Dalsza część artykułu pod materiałem wideo
Podwyżki w ZUS. Konflikt ze związkiem zawodowym w tle
Na początku czerwca informowaliśmy, że pracownicy ZUS mają otrzymać podwyżki średnio o 300 zł na osobę. Nasi informatorzy potwierdzali wówczas, że Zakład zabezpieczył już fundusze na ten cel.
W tle podwyżek dla urzędników ZUS jest konflikt z jednym ze związków zawodowych – Związkową Alternatywą. Jak pisaliśmy w money.pl, zarząd ZA w Zakładzie Ubezpieczeń Społecznych zdecydował o rozpoczęciu strajku generalnego 27 czerwca. Strajk ma być bezterminowy i objąć cały kraj.
Związek przekazał, że bezpośrednią przyczyną decyzji o akcji strajkowej było zwolnienie dyscyplinarne liderki Związkowej Alternatywy w ZUS i zarazem głównej negocjatorki w sporze zbiorowym Ilony Garczyńskiej. Jednocześnie związek podtrzymał wszystkie wcześniejsze postulaty płacowe. Domaga się też dymisji prezes ZUS Gertrudy Uścińskiej.

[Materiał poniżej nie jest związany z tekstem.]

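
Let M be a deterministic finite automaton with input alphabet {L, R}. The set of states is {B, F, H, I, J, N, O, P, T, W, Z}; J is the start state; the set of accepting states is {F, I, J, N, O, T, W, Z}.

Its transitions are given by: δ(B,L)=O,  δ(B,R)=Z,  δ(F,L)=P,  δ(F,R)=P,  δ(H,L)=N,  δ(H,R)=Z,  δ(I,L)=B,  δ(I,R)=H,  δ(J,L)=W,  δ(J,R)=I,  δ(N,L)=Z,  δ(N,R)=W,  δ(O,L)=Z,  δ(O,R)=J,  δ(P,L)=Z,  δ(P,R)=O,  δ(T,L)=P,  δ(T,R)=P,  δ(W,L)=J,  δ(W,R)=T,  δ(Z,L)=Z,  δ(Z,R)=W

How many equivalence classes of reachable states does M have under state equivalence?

First remove the unreachable states {F}; 10 states remain.
Start with accepting vs non-accepting: {I,J,N,O,T,W,Z} | {B,H,P}.
On input L, block {I,J,N,O,T,W,Z} splits into {J,N,O,W,Z} and {I,T}.
Refine {J,N,O,W,Z} on symbol R: members go to different blocks, giving {N,O,Z} and {J,W}.
No further refinement is possible. Final partition (4 blocks): {N,O,Z} | {B,H,P} | {I,T} | {J,W}.

4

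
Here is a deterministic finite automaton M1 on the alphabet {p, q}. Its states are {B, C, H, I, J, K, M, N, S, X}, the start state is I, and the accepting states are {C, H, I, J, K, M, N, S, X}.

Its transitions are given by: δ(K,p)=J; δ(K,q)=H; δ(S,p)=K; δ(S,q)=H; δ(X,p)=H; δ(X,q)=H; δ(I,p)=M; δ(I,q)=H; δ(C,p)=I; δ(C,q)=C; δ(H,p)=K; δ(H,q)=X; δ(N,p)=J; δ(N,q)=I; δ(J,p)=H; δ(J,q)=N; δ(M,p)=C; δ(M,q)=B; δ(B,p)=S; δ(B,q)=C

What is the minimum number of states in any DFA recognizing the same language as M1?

10

All states are reachable from the start state.
Start with accepting vs non-accepting: {C,H,I,J,K,M,N,S,X} | {B}.
Split {C,H,I,J,K,M,N,S,X} by δ(·,q) → {C,H,I,J,K,N,S,X} and {M}.
Refine {C,H,I,J,K,N,S,X} on symbol p: members go to different blocks, giving {C,H,J,K,N,S,X} and {I}.
Refine {C,H,J,K,N,S,X} on symbol p: members go to different blocks, giving {H,J,K,N,S,X} and {C}.
On input q, block {H,J,K,N,S,X} splits into {H,J,K,S,X} and {N}.
Refine {H,J,K,S,X} on symbol q: members go to different blocks, giving {H,K,S,X} and {J}.
Refine {H,K,S,X} on symbol p: members go to different blocks, giving {H,S,X} and {K}.
Refine {H,S,X} on symbol p: members go to different blocks, giving {H,S} and {X}.
On input q, block {H,S} splits into {H} and {S}.
Stable partition: {H} | {B} | {M} | {I} | {C} | {N} | {J} | {K} | {X} | {S} — 10 equivalence classes.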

Rzecznik ZUS Paweł Żebrowski twierdzi, że Związkowa Alternatywa atakuje Zakład i manipuluje faktami. – Niestety, w ostatnim czasie spotykamy się z atakami ze strony jednego ze związków zawodowych, który w każdy możliwy sposób chce zakłócić pracę ZUS na rzecz obywateli. Przykładem tego jest rozpowszechnianie fałszywych informacji o możliwym strajku. Tymczasem przeprowadzenie jakiekolwiek akcji protestacyjnej byłoby niezgodne z prawem – podkreślał w oświadczeniu dla mediów sprzed kilku dni Żebrowski.